EssamWisam commented 10 months ago

@ablaom This maps the old setup into one where the scitypes are correct as needed for #76.

EssamWisam commented 10 months ago

Regarding the last commit, I noticed that a change I have done late in the development of the package to let random resampling operate on categorical types was not reflected on the scitypes used. The commit fix this. In this, I also assumed that if a matrix is AbstractMatrix{<:Real} then it also is AbstractMatrix{Infinite}

ablaom commented 10 months ago

The commit fix this. In this, I also assumed that if a matrix is AbstractMatrix{<:Real} then it also is AbstractMatrix{Infinite}

Strictly speaking this is not correct because Rational <: Real and AbstractIrrational <: Real but objects subtyping these have Unknown scitype.

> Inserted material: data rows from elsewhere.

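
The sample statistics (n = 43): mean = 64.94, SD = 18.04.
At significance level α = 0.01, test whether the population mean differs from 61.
One-sample t-test:
H₀: μ = 61
H₁: μ ≠ 61
df = n - 1 = 42
t = (x̄ - μ₀) / (s/√n) = (64.94 - 61) / (18.04/√43) = 1.432
p-value = 0.1595

Since p-value > α = 0.01, we fail to reject H₀.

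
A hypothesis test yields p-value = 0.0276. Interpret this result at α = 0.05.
Since p = 0.0276 < α = 0.05, reject H₀.
There is sufficient evidence to reject the null hypothesis; the result is statistically significant at the 0.05 level.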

On reflection, we could perhaps have included them in the Continuous scitype. (We couldn't include all Real because Integer <: Real and Integer is for Count. )

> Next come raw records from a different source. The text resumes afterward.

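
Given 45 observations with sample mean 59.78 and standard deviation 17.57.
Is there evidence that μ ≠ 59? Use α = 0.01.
One-sample t-test:
H₀: μ = 59
H₁: μ ≠ 59
df = n - 1 = 44
t = (x̄ - μ₀) / (s/√n) = (59.78 - 59) / (17.57/√45) = 0.298
p-value = 0.7673

Since p-value > α = 0.01, we fail to reject H₀.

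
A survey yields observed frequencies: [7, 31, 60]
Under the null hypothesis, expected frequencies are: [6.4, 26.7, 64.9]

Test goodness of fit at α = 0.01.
Chi-square goodness of fit test:
H₀: observed counts match expected distribution
H₁: observed counts differ from expected distribution
df = k - 1 = 2
χ² = Σ(O - E)²/E
   = (7 - 6.4)²/6.4 + (31 - 26.7)²/26.7 + (60 - 64.9)²/64.9
   = 0.056 + 0.693 + 0.370
   = 1.12
p-value = 0.5716

Since p-value > α = 0.01, we fail to reject H₀.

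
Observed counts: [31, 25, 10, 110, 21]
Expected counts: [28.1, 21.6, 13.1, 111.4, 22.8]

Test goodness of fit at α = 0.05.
Chi-square goodness of fit test:
H₀: observed counts match expected distribution
H₁: observed counts differ from expected distribution
df = k - 1 = 4
χ² = Σ(O - E)²/E
   = (31 - 28.1)²/28.1 + (25 - 21.6)²/21.6 + (10 - 13.1)²/13.1 + (110 - 111.4)²/111.4 + (21 - 22.8)²/22.8
   = 0.299 + 0.535 + 0.734 + 0.018 + 0.142
   = 1.73
p-value = 0.7857

Since p-value > α = 0.05, we fail to reject H₀.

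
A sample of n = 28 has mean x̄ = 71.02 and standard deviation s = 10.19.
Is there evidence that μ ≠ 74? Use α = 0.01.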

EssamWisam commented 10 months ago

On reflection, we could perhaps have included them in the Continuous scitype. (We couldn't include all Real because Integer <: Real and Integer is for Count. )

Sure, I could do that but then a matrix of integers (corresponding to a purely categorical dataset) would work perfectly with the functional interface but not the MLJ interface; meanwhile, it's quite odd to have a dataset of irrational numbers or numbers taking the rational form a//b.

What do you think?